April 6, 2006 (PLANSPONSOR.com) - NASD has filed a complaint against A.B. Watley Direct, Inc. of New York, and its former registered representatives, Robert Conway and Kenneth Ng, charging them with facilitating late trading and improper market timing of mutual funds on behalf of hedge fund clients.

NASD also charged ABW Direct’s President, Robert Malin, and Executive Vice President, Linus Nwaigwe, with supervisory lapses.  Conway and Ng were brokers registered with both ABW Direct and A.B. Watley, Inc. (ABW Inc.).

“Market timing in violation of a mutual fund’s limitations and late trading of fund shares are both unethical and harmful to fund shareholders,” said James Shorris, NASD Executive Vice President and Head of Enforcement, in an NASD news release. “Firms cannot enrich a few favored customers at the expense of a fund’s long-term shareholders.”

In its complaint, NASD charged that from approximately July 2002 until September 2003, Conway and his assistant Ng utilized a computerized trading platform that enabled them to enter orders on behalf of ABW Direct and ABW Inc. clients for at least an hour after the 4:00 p.m. market close without observing the forward pricing requirements.

According to NASD, the brokers’ hedge fund customers would send e-mails or faxes containing “indications of interest” in proposed mutual fund transactions that the hedge funds might or might not execute that day.  The “indications of interest,” however were not the customers’ actual orders.

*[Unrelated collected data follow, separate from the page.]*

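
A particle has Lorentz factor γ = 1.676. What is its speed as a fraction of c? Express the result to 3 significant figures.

β = √(1 − 1/γ²) = √(1 − 1/2.808976) = √0.643998 = 0.802.

0.802c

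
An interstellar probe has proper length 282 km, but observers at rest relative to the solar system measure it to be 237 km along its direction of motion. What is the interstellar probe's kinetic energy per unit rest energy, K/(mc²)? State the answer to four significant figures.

Length contraction gives γ = L₀/L = 282/237 = 1.18987.
Since K = (γ−1)mc², K/(mc²) = 1.18987 − 1 = 0.1899.

0.1899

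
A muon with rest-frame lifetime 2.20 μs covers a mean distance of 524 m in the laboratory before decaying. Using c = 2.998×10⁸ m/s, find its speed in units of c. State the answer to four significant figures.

0.6221c

d = βγcτ ⇒ βγ = d/(cτ) = 524.0 m / (659.56 m) = 0.79447.
β = (βγ)/√(1+(βγ)²) = 0.79447/√1.631183 = 0.6221.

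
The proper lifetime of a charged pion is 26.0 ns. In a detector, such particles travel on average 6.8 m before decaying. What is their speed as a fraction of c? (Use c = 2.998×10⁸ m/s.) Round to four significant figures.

0.6574c

d = βγcτ ⇒ βγ = d/(cτ) = 6.800 m / (7.7948 m) = 0.87238.
β = (βγ)/√(1+(βγ)²) = 0.87238/√1.761047 = 0.6574.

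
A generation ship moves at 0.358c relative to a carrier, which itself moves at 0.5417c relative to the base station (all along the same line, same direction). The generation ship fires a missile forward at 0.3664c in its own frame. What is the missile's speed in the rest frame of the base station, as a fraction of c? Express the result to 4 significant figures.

Compose velocities in two stages. Stage 1 (into S'): u₁ = (0.3664+0.358)/(1+0.3664×0.358) = 0.6404.
Stage 2 (into S): u = (0.6404+0.5417)/(1+0.6404×0.5417) = 0.87764, so the speed is 0.8776c.

0.8776c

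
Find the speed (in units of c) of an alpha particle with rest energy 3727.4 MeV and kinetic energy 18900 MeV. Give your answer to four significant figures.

0.9863c

K = (γ−1)mc², so γ = 1 + 18900/3727.4 = 6.0706.
Then v/c = √(1 − γ⁻²) = √(1 − 0.0271354) = √0.9728646 = 0.9863.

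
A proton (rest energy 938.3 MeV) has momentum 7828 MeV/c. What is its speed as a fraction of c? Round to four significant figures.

0.9929c

βγ = pc/(mc²) = 7828/938.3 = 8.3427.
Since γ² = 1 + (βγ)² = 70.6006, γ = √70.6006 = 8.40242, and β = (βγ)/γ = 8.3427/8.40242 = 0.9929.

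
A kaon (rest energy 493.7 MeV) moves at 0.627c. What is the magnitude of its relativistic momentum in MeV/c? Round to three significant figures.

397 MeV/c

With β = 0.627, γ = 1/√(1 − 0.627²) = 1/√0.606871 = 1.2837.
Momentum: p = γβ·mc = 1.2837 × 0.627 × 493.7 MeV/c = 397 MeV/c.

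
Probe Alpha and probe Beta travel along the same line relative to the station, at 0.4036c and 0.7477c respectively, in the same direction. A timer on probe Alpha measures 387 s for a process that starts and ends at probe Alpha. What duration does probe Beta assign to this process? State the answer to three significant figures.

The velocity of probe Alpha relative to probe Beta is (0.4036 − 0.7477)c / (1 − 0.4036×0.7477) = −0.49282c; relative speed 0.49282c.
γ for this relative speed: γ = 1/√(1 − 0.242872) = 1.1493.
The clock on probe Alpha records proper time, so probe Beta measures Δt = γΔτ = 1.1493 × 387 = 445 s.

445 s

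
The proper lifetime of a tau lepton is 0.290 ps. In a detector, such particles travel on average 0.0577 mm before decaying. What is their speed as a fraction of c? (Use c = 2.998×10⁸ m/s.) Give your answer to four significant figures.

0.5530c

Let x = d/(cτ) = 5.770×10^-5 m / (2.998×10⁸ m/s × 2.900×10^-13 s) = 0.66366. Since d = βγcτ, x = βγ = β/√(1−β²).
Solving: β² = x²/(1+x²) = 0.440445/1.440445 = 0.30577, so β = 0.5530.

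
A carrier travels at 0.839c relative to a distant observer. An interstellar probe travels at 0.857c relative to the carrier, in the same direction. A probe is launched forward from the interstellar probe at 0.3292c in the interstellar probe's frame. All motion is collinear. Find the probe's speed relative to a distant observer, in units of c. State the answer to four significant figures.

0.9932c

Compose velocities in two stages. Stage 1 (into S'): u₁ = (0.3292+0.857)/(1+0.3292×0.857) = 0.92518.
Stage 2 (into S): u = (0.92518+0.839)/(1+0.92518×0.839) = 0.99322, so the speed is 0.9932c.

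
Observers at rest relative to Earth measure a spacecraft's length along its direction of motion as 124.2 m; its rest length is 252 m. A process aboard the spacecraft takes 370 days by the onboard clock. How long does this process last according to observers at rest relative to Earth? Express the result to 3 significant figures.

Length contraction gives γ = L₀/L = 252/124.2 = 2.02899.
Δt = γΔτ = 2.02899 × 370 = 751 days.

751 days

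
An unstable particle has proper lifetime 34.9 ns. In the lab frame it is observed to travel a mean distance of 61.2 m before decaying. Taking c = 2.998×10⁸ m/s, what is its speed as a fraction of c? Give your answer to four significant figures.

Lab distance = (lab lifetime)·v = γτ·βc, so βγ = d/(cτ) = 61.20/(2.998×10⁸ × 3.490×10^-8) = 5.8492.
With βγ = 5.8492: γ² = 1 + (βγ)² = 35.2131, and β = (βγ)/γ = 5.8492/5.93406 = 0.9857.

0.9857c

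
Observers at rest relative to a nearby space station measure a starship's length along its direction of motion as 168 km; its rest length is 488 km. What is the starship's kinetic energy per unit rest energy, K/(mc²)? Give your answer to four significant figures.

1.905

Length contraction gives γ = L₀/L = 488/168 = 2.90476.
K/(mc²) = γ − 1 = 2.90476 − 1 = 1.905.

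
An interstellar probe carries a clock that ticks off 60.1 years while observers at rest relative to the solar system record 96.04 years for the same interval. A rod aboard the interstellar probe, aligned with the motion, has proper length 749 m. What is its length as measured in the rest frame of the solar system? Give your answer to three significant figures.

469 m

From Δt = γΔτ: γ = 96.04/60.1 = 1.598.
The rod contracts by the same γ: 749 m / 1.598 = 469 m.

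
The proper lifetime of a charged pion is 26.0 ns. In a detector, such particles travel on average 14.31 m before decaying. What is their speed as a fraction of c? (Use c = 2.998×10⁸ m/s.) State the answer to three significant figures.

0.878c

d = βγcτ ⇒ βγ = d/(cτ) = 14.31 m / (7.7948 m) = 1.8358.
β = (βγ)/√(1+(βγ)²) = 1.8358/√4.37016 = 0.878.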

Subsequent to sending the “indication of interest,” the customers would telephone Conway and Ng and verbally instruct them which of the “indications of interest” to enter as actual orders. 

In at least 243 transactions at ABW Direct and ABW Inc., Conway and Ng entered transactions after 4 p.m. where e-mails show that the “indications of interest” were also not received until after 4 p.m., after the funds’ NAVs had been calculated. 

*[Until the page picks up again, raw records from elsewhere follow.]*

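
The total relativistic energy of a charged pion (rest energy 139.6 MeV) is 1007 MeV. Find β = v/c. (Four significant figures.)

0.9903

Total energy E = γmc² gives γ = 1007/139.6 = 7.2135.
Hence β = √(1 − 1/γ²) = √(1 − 0.019218) = √0.980782 = 0.9903.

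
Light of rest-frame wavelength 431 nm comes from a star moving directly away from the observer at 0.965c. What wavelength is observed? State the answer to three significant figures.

3230 nm

Relativistic Doppler for wavelength: λ_obs = λ_src · √((1+β)/(1−β)).
With β = 0.965: factor = √(1.965/0.035) = 7.4929.
λ_obs = 431 × 7.4929 = 3230 nm.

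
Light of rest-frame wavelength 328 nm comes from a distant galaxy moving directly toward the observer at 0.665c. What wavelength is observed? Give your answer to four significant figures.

147.1 nm

Relativistic Doppler for wavelength: λ_obs = λ_src · √((1−β)/(1+β)).
With β = 0.665: factor = √(0.335/1.665) = 0.44855.
λ_obs = 328 × 0.44855 = 147.1 nm.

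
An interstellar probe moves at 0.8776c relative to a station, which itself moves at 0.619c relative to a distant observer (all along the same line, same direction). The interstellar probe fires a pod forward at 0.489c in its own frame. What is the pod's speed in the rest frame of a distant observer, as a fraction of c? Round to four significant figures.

0.9895c

Compose velocities in two stages. Stage 1 (into S'): u₁ = (0.489+0.8776)/(1+0.489×0.8776) = 0.95624.
Stage 2 (into S): u = (0.95624+0.619)/(1+0.95624×0.619) = 0.98953, so the speed is 0.9895c.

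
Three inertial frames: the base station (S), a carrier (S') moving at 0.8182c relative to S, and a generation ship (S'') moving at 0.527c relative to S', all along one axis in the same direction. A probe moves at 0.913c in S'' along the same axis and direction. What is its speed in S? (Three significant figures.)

0.997c

First combine the probe and generation ship (S''→S'): u₁ = (0.913 + 0.527)/(1 + 0.913×0.527) = 1.44/1.481151 = 0.97222.
Then combine with the carrier (S'→S): u = (0.97222 + 0.8182)/(1 + 0.97222×0.8182) = 1.79042/1.795470404 = 0.99719.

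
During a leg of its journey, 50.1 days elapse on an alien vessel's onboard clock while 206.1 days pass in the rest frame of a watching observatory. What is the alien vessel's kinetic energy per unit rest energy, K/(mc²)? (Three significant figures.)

3.11

The time-dilation ratio gives γ = 206.1/50.1 = 4.11377.
Since K = (γ−1)mc², K/(mc²) = 4.11377 − 1 = 3.11.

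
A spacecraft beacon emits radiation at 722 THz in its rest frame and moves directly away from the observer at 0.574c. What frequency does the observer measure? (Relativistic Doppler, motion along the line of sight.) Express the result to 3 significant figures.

Relativistic Doppler (source moving away): f_obs = f_src · √((1−β)/(1+β)).
With β = 0.574: factor = √(0.426/1.574) = 0.52024.
f_obs = 722 × 0.52024 = 376 THz.

376 THz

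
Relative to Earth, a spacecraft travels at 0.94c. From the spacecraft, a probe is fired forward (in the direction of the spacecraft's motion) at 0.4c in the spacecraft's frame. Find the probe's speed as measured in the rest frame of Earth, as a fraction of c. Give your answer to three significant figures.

0.974c

In units of c, u = (u' + v)/(1 + u'v) with u' = 0.4 and v = 0.94.
Numerator: 0.4 + 0.94 = 1.34. Denominator: 1 + (0.4)(0.94) = 1.376.
u = 1.34/1.376 = 0.97384, so the speed is 0.974c.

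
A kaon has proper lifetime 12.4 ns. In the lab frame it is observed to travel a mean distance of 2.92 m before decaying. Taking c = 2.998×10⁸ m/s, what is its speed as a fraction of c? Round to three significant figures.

Lab distance = (lab lifetime)·v = γτ·βc, so βγ = d/(cτ) = 2.920/(2.998×10⁸ × 1.240×10^-8) = 0.78547.
With βγ = 0.78547: γ² = 1 + (βγ)² = 1.616963, and β = (βγ)/γ = 0.78547/1.2716 = 0.618.

0.618c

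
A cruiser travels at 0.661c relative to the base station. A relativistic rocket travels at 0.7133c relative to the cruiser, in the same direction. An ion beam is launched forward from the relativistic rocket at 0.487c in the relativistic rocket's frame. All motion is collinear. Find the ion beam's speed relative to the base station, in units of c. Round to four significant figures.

0.9767c

Apply u = (u'+v)/(1+u'v) twice. Ion beam in the cruiser frame: (0.487+0.7133)/(1+0.487·0.7133) = 1.2003/1.3473771 = 0.89084c.
That velocity, transformed to the rest frame of the base station: (0.89084+0.661)/(1+0.89084·0.661) = 1.55184/1.58884524 = 0.97671c.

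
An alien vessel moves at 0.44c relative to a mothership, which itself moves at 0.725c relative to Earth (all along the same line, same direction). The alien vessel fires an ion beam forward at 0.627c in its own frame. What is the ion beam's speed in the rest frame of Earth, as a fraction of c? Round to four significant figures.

0.9720c

First combine the ion beam and alien vessel (S''→S'): u₁ = (0.627 + 0.44)/(1 + 0.627×0.44) = 1.067/1.27588 = 0.83629.
Then combine with the mothership (S'→S): u = (0.83629 + 0.725)/(1 + 0.83629×0.725) = 1.56129/1.60631025 = 0.97197.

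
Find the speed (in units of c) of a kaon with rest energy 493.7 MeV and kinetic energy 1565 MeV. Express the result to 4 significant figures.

K = (γ−1)mc², so γ = 1 + 1565/493.7 = 4.1699.
Then v/c = √(1 − γ⁻²) = √(1 − 0.0575107) = √0.9424893 = 0.9708.

0.9708c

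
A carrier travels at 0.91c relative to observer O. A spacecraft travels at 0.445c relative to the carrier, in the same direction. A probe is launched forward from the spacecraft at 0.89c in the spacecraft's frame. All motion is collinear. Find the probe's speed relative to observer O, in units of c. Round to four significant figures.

Compose velocities in two stages. Stage 1 (into S'): u₁ = (0.89+0.445)/(1+0.89×0.445) = 0.95627.
Stage 2 (into S): u = (0.95627+0.91)/(1+0.95627×0.91) = 0.9979, so the speed is 0.9979c.

0.9979c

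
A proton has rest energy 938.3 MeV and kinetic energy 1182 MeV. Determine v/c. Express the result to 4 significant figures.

0.8968

K = (γ−1)mc², so γ = 1 + 1182/938.3 = 2.2597.
Then v/c = √(1 − γ⁻²) = √(1 − 0.195839) = √0.804161 = 0.8968.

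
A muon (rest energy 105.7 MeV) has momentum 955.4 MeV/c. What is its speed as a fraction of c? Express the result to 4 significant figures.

βγ = pc/(mc²) = 955.4/105.7 = 9.0388.
Since γ² = 1 + (βγ)² = 82.6999, γ = √82.6999 = 9.09395, and β = (βγ)/γ = 9.0388/9.09395 = 0.9939.

0.9939c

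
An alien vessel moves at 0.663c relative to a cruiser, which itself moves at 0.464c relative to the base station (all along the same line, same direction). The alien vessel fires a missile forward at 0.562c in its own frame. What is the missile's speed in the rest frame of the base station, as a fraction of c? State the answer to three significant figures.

Apply u = (u'+v)/(1+u'v) twice. Missile in the cruiser frame: (0.562+0.663)/(1+0.562·0.663) = 1.225/1.372606 = 0.89246c.
That velocity, transformed to the rest frame of the base station: (0.89246+0.464)/(1+0.89246·0.464) = 1.35646/1.41410144 = 0.95924c.

0.959c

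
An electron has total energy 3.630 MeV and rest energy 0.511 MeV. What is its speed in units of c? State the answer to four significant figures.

0.9900c

γ = E/(mc²) = 3.630/0.511 = 7.1037.
β = √(1 − 1/γ²) = √(1 − 0.0198167) = √0.9801833 = 0.9900.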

In addition to the problems regarding late trading, the complaint alleges that during the period of July 2002 to September 2003, Conway and Ng also helped their clients engage in deceptive market timing, according to the news release.  Conway and Ng systematically disregarded “block letters” and other directives from mutual fund companies (and from the clearing firm for ABW Direct and ABW Inc.) that restricted the hedge fund clients’ market timing trades.  NASD charged that in at least 405 instances, Conway and Ng submitted transactions through accounts at ABW Direct and ABW Inc. where they either knew or should have known that the transactions were in violation of funds’ restrictions on market timing.

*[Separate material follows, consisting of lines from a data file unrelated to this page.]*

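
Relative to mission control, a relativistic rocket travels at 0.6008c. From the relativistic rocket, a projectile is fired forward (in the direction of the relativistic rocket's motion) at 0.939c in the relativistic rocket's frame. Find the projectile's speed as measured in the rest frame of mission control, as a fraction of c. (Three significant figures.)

Relativistic velocity addition: u = (u' + v)/(1 + u'v/c²), with u' = 0.939c and v = 0.6008c.
Numerator: 0.939 + 0.6008 = 1.5398. Denominator: 1 + (0.939)(0.6008) = 1.5641512.
u = 1.5398/1.5641512 = 0.98443, so the speed is 0.984c.

0.984c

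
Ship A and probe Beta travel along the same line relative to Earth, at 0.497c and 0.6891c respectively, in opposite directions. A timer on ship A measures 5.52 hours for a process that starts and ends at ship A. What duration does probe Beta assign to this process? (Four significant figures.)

Speed of ship A in probe Beta's frame: u = (v_A + v_B)/(1 + v_A v_B/c²) = (0.497 + 0.6891)/(1 + 0.497×0.6891) = 1.1861/1.3424827 = 0.88351; |u| = 0.88351c.
γ for this relative speed: γ = 1/√(1 − 0.78059) = 2.1349.
The clock on ship A records proper time, so probe Beta measures Δt = γΔτ = 2.1349 × 5.52 = 11.78 hours.

11.78 hours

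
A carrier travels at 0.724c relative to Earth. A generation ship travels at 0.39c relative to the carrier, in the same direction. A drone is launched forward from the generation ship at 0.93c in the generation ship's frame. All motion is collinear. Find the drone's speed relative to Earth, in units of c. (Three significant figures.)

0.995c

Compose velocities in two stages. Stage 1 (into S'): u₁ = (0.93+0.39)/(1+0.93×0.39) = 0.96867.
Stage 2 (into S): u = (0.96867+0.724)/(1+0.96867×0.724) = 0.99492, so the speed is 0.995c.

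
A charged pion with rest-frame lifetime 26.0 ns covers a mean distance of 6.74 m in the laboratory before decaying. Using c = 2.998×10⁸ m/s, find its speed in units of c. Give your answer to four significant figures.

0.6541c

Lab distance = (lab lifetime)·v = γτ·βc, so βγ = d/(cτ) = 6.740/(2.998×10⁸ × 2.600×10^-8) = 0.86468.
With βγ = 0.86468: γ² = 1 + (βγ)² = 1.747672, and β = (βγ)/γ = 0.86468/1.322 = 0.6541.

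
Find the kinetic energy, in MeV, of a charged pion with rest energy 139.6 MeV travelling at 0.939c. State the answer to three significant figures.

γ = 1/√(1 − β²) = 1/√(1 − 0.881721) = 1/√0.118279 = 1/0.343917 = 2.9077.
Kinetic energy: K = (γ − 1)mc² = (2.9077 − 1) × 139.6 MeV = 1.9077 × 139.6 = 266 MeV.

266 MeV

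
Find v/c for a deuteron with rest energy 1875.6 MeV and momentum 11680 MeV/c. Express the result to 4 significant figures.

0.9874

pc/(mc²) = 11680/1875.6 = 6.2273 = βγ = β/√(1−β²).
So β² = x²/(1 + x²) with x = 6.2273: x² = 38.7793, β² = 38.7793/39.7793 = 0.974861, β = 0.9874.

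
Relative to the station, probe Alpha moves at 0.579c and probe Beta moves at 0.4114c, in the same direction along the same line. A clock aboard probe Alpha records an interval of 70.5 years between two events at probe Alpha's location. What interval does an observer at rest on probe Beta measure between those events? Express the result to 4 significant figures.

The velocity of probe Alpha relative to probe Beta is (0.579 − 0.4114)c / (1 − 0.579×0.4114) = 0.22001c; relative speed 0.22001c.
At |u| = 0.22001c, γ = (1 − 0.0484044)^(−1/2) = 1.0251.
Probe Alpha's interval is proper; time dilation gives Δt_B = γΔτ = 1.0251 × 70.5 years = 72.27 years.

72.27 years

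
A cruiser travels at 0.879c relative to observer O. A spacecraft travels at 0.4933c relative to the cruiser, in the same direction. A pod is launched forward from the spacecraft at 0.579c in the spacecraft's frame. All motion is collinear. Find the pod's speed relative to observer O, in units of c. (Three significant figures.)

0.988c

First combine the pod and spacecraft (S''→S'): u₁ = (0.579 + 0.4933)/(1 + 0.579×0.4933) = 1.0723/1.2856207 = 0.83407.
Then combine with the cruiser (S'→S): u = (0.83407 + 0.879)/(1 + 0.83407×0.879) = 1.71307/1.73314753 = 0.98842.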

To facilitate the impermissible market timing, NASD charged, Conway and Ng:

  • helped clients set up multiple accounts, utilizing different names and even utilizing different branch codes in an effort to conceal the clients’ efforts to evade market timing restrictions;
  • opened multiple accounts for one client at both ABW Direct and ABW Inc. in an effort to conceal the client’s identity; and,
  • ignored a directive from ABW Direct’s and ABW Inc.’s clearing firm that the firms cease trading in international mutual funds until they had provided a written commitment to the clearing firm that they would abide by mutual fund prospectus trading limitations.